XII. | Pulau Melayang, bagian ketiga

14 2 1
                                    

L.A.S.T 0027 berisi mereka yang kompeten, begitu Gloria menyimpulkan saat Blair menunjukkan sederet prestasi dan pengalaman kerja mereka pagi tadi. Kini, penilaian itu belum berubah, namun Gloria tidak menyangka akan bertemu seseorang yang sepaham dan satu minat dengannya, apalagi mengenai Warden.

Warden bagi Gloria bukan sekedar 'produk' milik Perusahaan Wiseman. Warden adalah segalanya. Yang membuatnya tertarik untuk menjadi pewaris adalah ketertarikannya dengan senjata berupa mesin berbentuk humanoid berukuran dua meter atau lebih yang dapat dikendalikan itu. Bila diibaratkan, Warden adalah mainan yang pertama Gloria kenal sebagai seorang anak kecil, dan segala tentang Warden, baik itu sistem operasi, sistem kendali, pergerakan, mekanik, hingga bagian-bagian kecil lainnya hanya menjadi hal yang menarik untuk Gloria telusuri.

Dan baru kali ini Gloria senang bahwa namanya membawa implikasi positif, terutama melihat antusiasme Rosen. Pembicaraan mereka berdua tidak jauh-jauh mengenai Warden dan perbedaan Warden di Angia dan Kaldera, tanpa Gloria menyebutkan soal sihir.

Di lain pihak, Natalia bertanya-tanya soal Angia pada Blair, Lucia, dan Muriel. Sama seperti Gloria, tidak banyak mereka membeberkan soal sihir, lebih banyak berkutat di bidang militer dan perkembangan Angia pasca status agresi.

Natalia menjewer telinga Rosen. "Sudahi dulu ngobrolin robotnya."

Rosen mengaduh. Lianna menatap mereka berdua sambil tertawa lepas. Di antara mereka berempat, Mei yang paling tidak banyak bicara, sekedar berkomentar bila Muriel bertanya yang diarahkan pada gadis berambut putih salju itu. Jawabannya pun terdengar seperti sesuai teks, alih-alih ia telah menghafal.

"Regu kalian ini cukup ... menarik yah," imbuh Blair pada Lianna. "Aku juga mengira akan dihadapkan oleh kelompok yang akan mengekang kami selama di Kaldera."

"Kalau boleh tahu, apa kalian kesini mencari sesuatu? Atau ... mungkin ada keinginan dari Angia membuka kedutaan di Kaldera?"

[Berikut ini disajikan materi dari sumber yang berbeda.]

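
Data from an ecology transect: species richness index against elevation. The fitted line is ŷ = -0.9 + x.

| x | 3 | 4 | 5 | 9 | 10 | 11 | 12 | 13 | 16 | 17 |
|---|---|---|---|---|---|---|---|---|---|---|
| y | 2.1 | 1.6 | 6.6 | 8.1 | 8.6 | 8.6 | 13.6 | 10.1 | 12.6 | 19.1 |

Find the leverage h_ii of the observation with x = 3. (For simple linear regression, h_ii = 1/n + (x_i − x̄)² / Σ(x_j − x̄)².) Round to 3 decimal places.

x̄ = (3 + 4 + 5 + 9 + 10 + 11 + 12 + 13 + 16 + 17)/10 = 10
Σ(x − x̄)² = 49 + 36 + 25 + 1 + 0 + 1 + 4 + 9 + 36 + 49 = 210
h = 1/10 + (-7)²/210 = 0.1 + 0.233333 = 0.333

h = 0.333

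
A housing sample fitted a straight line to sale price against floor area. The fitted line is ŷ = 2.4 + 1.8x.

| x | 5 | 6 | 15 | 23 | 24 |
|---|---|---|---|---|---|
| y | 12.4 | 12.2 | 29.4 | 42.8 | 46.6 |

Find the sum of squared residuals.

x=5: ŷ = 2.4 + 1.8·5 = 11.4; r = 12.4 − 11.4 = 1
x=6: ŷ = 2.4 + 1.8·6 = 13.2; r = 12.2 − 13.2 = -1
x=15: ŷ = 2.4 + 1.8·15 = 29.4; r = 29.4 − 29.4 = 0
x=23: ŷ = 2.4 + 1.8·23 = 43.8; r = 42.8 − 43.8 = -1
x=24: ŷ = 2.4 + 1.8·24 = 45.6; r = 46.6 − 45.6 = 1
SSE = 1 + 1 + 0 + 1 + 1 = 4

SSE = 4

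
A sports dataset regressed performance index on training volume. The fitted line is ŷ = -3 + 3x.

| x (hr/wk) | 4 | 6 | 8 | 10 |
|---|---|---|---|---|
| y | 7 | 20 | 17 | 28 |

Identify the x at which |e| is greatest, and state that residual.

x = 6, e = 5

x=4: ŷ = -3 + 3·4 = 9; e = 7 − 9 = -2
x=6: ŷ = -3 + 3·6 = 15; e = 20 − 15 = 5
x=8: ŷ = -3 + 3·8 = 21; e = 17 − 21 = -4
x=10: ŷ = -3 + 3·10 = 27; e = 28 − 27 = 1
Largest |e| is 5 at x = 6, residual 5.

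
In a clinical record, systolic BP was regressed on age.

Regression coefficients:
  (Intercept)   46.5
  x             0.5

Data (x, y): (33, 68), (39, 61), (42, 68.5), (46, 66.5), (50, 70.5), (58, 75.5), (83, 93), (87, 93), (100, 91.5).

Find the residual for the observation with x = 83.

ŷ = 46.5 + 0.5·83 = 88
r = 93 − 88 = 5

r = 5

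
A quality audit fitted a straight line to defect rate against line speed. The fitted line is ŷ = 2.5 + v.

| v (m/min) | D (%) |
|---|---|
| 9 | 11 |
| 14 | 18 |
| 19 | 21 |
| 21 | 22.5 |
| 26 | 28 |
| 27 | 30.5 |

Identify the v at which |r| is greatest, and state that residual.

v = 14, r = 1.5

v=9: ŷ = 2.5 + 9 = 11.5; r = 11 − 11.5 = -0.5
v=14: ŷ = 2.5 + 14 = 16.5; r = 18 − 16.5 = 1.5
v=19: ŷ = 2.5 + 19 = 21.5; r = 21 − 21.5 = -0.5
v=21: ŷ = 2.5 + 21 = 23.5; r = 22.5 − 23.5 = -1
v=26: ŷ = 2.5 + 26 = 28.5; r = 28 − 28.5 = -0.5
v=27: ŷ = 2.5 + 27 = 29.5; r = 30.5 − 29.5 = 1
Largest |r| is 1.5 at v = 14, residual 1.5.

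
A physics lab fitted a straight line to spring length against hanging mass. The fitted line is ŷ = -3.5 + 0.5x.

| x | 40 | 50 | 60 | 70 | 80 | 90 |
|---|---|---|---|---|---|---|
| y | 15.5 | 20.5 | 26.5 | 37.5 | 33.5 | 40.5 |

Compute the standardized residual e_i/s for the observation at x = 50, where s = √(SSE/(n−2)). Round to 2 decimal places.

-0.29

x=40: ŷ = -3.5 + 0.5·40 = 16.5; e = 15.5 − 16.5 = -1
x=50: ŷ = -3.5 + 0.5·50 = 21.5; e = 20.5 − 21.5 = -1
x=60: ŷ = -3.5 + 0.5·60 = 26.5; e = 26.5 − 26.5 = 0
x=70: ŷ = -3.5 + 0.5·70 = 31.5; e = 37.5 − 31.5 = 6
x=80: ŷ = -3.5 + 0.5·80 = 36.5; e = 33.5 − 36.5 = -3
x=90: ŷ = -3.5 + 0.5·90 = 41.5; e = 40.5 − 41.5 = -1
SSE = 1 + 1 + 0 + 36 + 9 + 1 = 48
s = √(48/4) = 3.4641
e/s = -1 / 3.4641 = -0.29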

Gloria melirik ke arah Lucia. Pertanyaan Lianna itu berada di luar zona nyaman mereka tapi mereka mungkin akan terlihat mencurigakan bila menjawab dengan alasan yang terlalu aneh.

"Benar, kami sedang mencari sesuatu, tapi kami masih menunggu kepastian dari Instruktur Lysander—Madam Morgana seputar hal ini," Lucia memberitahukan setengah kebenaran. Dan tentunya membawa nama Morgana akan membuat mereka berhenti bertanya.

"Kalau ada apa-apa, kalian selalu bisa meminta bantuan kami," Lianna berujar lagi, menawarkan diri.

"Terima kasih, Nona Lianna. Pertolongan anda akan sangat berarti bagi kami." sambung Lucia lagi.

"O-Oh! Tidak perlu memanggilku nona!" wajah Lianna merona merah.

"Hee, Lianna bisa juga tersipu-sipu," Rosen bersiul. "Kamu ganteng banget, sih, Lucia. Satu set sama pedang juga, pula."

Lucia menggaruk pipinya, ia menatap Muriel dan Blair yang duduk di sisinya. "Apa itu adalah sebuah pujian?"

"Eh tapi aku setuju lho, Luce itu ganteng." tukas Blair, Lianna hanya menjadi semakin malu.

"Di sini sepertinya tidak ada yang memakai senjata tajam seperti kami, ya?" Muriel bertanya pada Natalia.

"Umumnya sih pada suka senjata api, kalau tidak pakai bilah pendek seperti pisau. Tapi hanya satuan pengamanan, insinyur dan yang terkait, atau pekerja yang berafiliasi dengan pemerintah yang boleh punya senjata api untuk bertugas," Natalia memutar bola matanya. "Yah, kalian bisa menebak lah kalau-kalau ada yang punya senjata tapi bukan termasuk pekerja perusahaan atau orang dalam pemerintahan."

Gloria menopang dagunya, "Di mana saja sama ya."

Pembicaraan terus mengalir dengan mudah dari satu topik ke topik lainnya, dan dari kedua belah pihak tidak masalah untuk bersenda gurau. Lebih mudah mengenal satu-sama lain dengan cara seperti ini memang ketimbang pertemuan yang kaku.